29 kilometres, 29 years
The inaugural birthday run
There’s so much pressure to do something fun on your birthday, something special, something worthy of a birthday. So when people asked me what I was going to do on my birthday — which is today — I felt like a lemon for not having a good plan.
I crushed it last year. Back then, I was living in London and all my friends were working while I, a freelancer, had done the smart thing and taken a day off. Only it wasn’t so smart because, as mentioned, everyone was working. So I took myself out for the perfect day: an early morning, pre-work, fancy coffee with one of my favourite Toms (on the left), followed by reading The Rosie Project outside Hackney Picturehouse while waiting for the lunchtime showing of Dear White People, which I watched alone (this is a good thing). Then I met another of my favourite Toms at Westfield Stratford to eat pizza at Franco Manca, followed by smoking dodgy tea leaf cigarillos that Tom had bought from some shady guy at a market and drinking whisky on Tom’s balcony. I also hosted a house party where the questionable photo to the left was taken.

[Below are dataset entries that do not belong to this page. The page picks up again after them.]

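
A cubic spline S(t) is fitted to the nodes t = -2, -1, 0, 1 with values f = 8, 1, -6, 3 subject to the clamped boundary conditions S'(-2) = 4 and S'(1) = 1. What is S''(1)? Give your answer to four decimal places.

Put M_i = S'' at the i-th knot. Here h = (1, 1, 1) and Δ = (-7, -7, 9), so the interior equations h_(i-1)·M_(i-1) + 2(h_(i-1)+h_i)·M_i + h_i·M_(i+1) = 6(Δ_i − Δ_(i-1)) read
  1·M_0 + 4·M_1 + 1·M_2 = 6(Δ_1 - Δ_0) = 0
  1·M_1 + 4·M_2 + 1·M_3 = 6(Δ_2 - Δ_1) = 96
Clamped end conditions give two more equations: 2h_0·M_0 + h_0·M_1 = 6(Δ_0 - S'(-2)) = -66 and h_2·M_2 + 2h_2·M_3 = 6(S'(1) - Δ_2) = -48.
Hence M_0 = -164/5, M_1 = -2/5, M_2 = 172/5, M_3 = -206/5.

-41.2000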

So the bar was pretty high and the circumstances for this year even harder. For one, I live in Gothenburg now and many of my dearest friends are in England. Not only that, but the friends I do have in Gothenburg are either working or have retreated to a summer house; Swedes really do summer — there’s no staycationing here. I felt like a bit of a Billy no mates. To top it off, my relaxing day off was hijacked by some urgent freelance work and a job interview, leaving just a few hours to squeeze in something suitably birthday-esque.
I’ve been running a lot lately — partly because that’s something I do nowadays, but also because I’m training for a big race later this year — and while I was out on yesterday’s nine-miler, I finally had an idea: I could do a special run for my birthday — one kilometre for every year I’ve been alive, a 29-kilometre jaunt through the forest. A way to mark the day and celebrate the years I’ve been given.
When midday rolled around, I strapped on my bag (jacket, book, headphones, water) and stepped out the door to the sun attempting to shine, which was about as good a weather scenario as I could hope for. I headed to my usual running haunt, Skatås, but this time went deeper into the forest, running around the Delsjön lakes that are usually too far away for a casual midweek run. I saw some horses by the side of the road in Mölndal, where I also discovered a special Mölndal Snapchat filter, and achieved definite moments of the infamous ‘runner’s high.’ At home, surrounded by my laptop and books and magazines and Netflix, it’s so hard to focus on one thing and feel relaxed. But when I’m running, like today, it’s the only place I want to be.
It’s funny how running has crept into my life — from being a thing I was trying out back in 2010, to a thing I had to do in order to train for a marathon in 2013, to being a thing I now can’t cope without. The past few months have been trying. I’ve experienced the lowest, darkest moments of my life where I’ve wondered if things will ever improve. And on those days, I can’t always bring myself to get out for a run. But when I manage to clamber out of the pit enough to pull on my trainers, I reap the benefits.
There’s not always a tangible high or something magical happening but running levels me out. It brings me closer to my true self. It offers time to think, to focus, dedicated time to listen to new albums or podcasts or nothing at all. It gets me outdoors when I can easily spend a day without leaving my apartment or seeing another human being. It keeps me healthy — not just physically, but mentally.
So today I want to say thank you. For the 29 years I’ve been gifted on earth, more than so many people get. For the healthy body I’m in, when so many people are struggling in bodies that don’t do what they want them to do. For the birthday greeting from Tinder. And for running, for helping me stay alive.
P.S. 30 km, same time next year. Join me?